Abstract

Several studies have suggested that LBW infants fed by the nasojejunal (NJ) route gain weight more rapidly than those fed nasogastrically (NG), despite greater fat malabsorption during NJ feeding.* 40 appropriately grown LBW infants (mean birth weight 1.29 kg, range 1.04-1.49 kg; mean gestational age 29.6 weeks) were allocated to continuous NJ or intermittent NG feeding at birth and their growth followed till 6 months after expected date of delivery (EDD+6 months). Infants in the NJ group were transferred to NG feeding when they reached 1.5 kg body-weight.
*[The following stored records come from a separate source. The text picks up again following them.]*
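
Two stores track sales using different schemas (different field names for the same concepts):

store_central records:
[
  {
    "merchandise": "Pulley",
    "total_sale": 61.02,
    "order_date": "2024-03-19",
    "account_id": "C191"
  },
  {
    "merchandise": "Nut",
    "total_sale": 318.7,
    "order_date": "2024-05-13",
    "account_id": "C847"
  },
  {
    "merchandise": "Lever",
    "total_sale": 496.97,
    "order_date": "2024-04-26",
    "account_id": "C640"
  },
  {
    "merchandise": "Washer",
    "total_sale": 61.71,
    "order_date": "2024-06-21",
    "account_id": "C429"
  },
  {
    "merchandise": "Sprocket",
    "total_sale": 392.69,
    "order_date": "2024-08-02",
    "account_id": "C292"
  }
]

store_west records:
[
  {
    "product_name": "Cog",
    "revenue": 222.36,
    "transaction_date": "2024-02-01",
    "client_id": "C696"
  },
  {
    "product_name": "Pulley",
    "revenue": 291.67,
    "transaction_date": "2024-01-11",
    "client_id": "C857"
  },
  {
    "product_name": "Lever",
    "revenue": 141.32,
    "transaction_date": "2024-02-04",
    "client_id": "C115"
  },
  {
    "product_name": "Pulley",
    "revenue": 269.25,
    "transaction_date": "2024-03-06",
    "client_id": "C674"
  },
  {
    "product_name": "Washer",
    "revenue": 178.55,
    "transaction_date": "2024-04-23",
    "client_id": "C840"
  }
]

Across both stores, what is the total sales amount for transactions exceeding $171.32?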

Although mean (±1SD) enteral caloric intake in the two groups was comparable (NJ 121.3±11.0; NG 121.7±9.6 cal/kg/day) mean (±1SD) weight velocity during NJ feeding (11.4±3.6) was less than during NG feeding (15.8±3.5 gm/kg/day, p=0.02), and bodyweight at EDD was lower in the NJ group (mean weight index ±1SD; NJ group 0.89±0.04; NG group 0.92±0.04; p<0.05). After transfer to NG feeding, infants in the NJ group grew more rapidly from EDD to EDD+3 months (mean weight velocity ±1SD; NJ group 7.69±1.57, NG group 6.49±1.59 gm/kg/day; p<0.05) so that at EDD+3 months and EDD+6 months there was no significant difference in bodyweight between the two groups. Because of poorer weight gain during NJ feeding, LBW infants fed by this route from birth should be transferred from NJ feeding as soon as an adequate enteral calorie intake can be tolerated by the NG route. *Roy et al (1977) J Peds 90:431.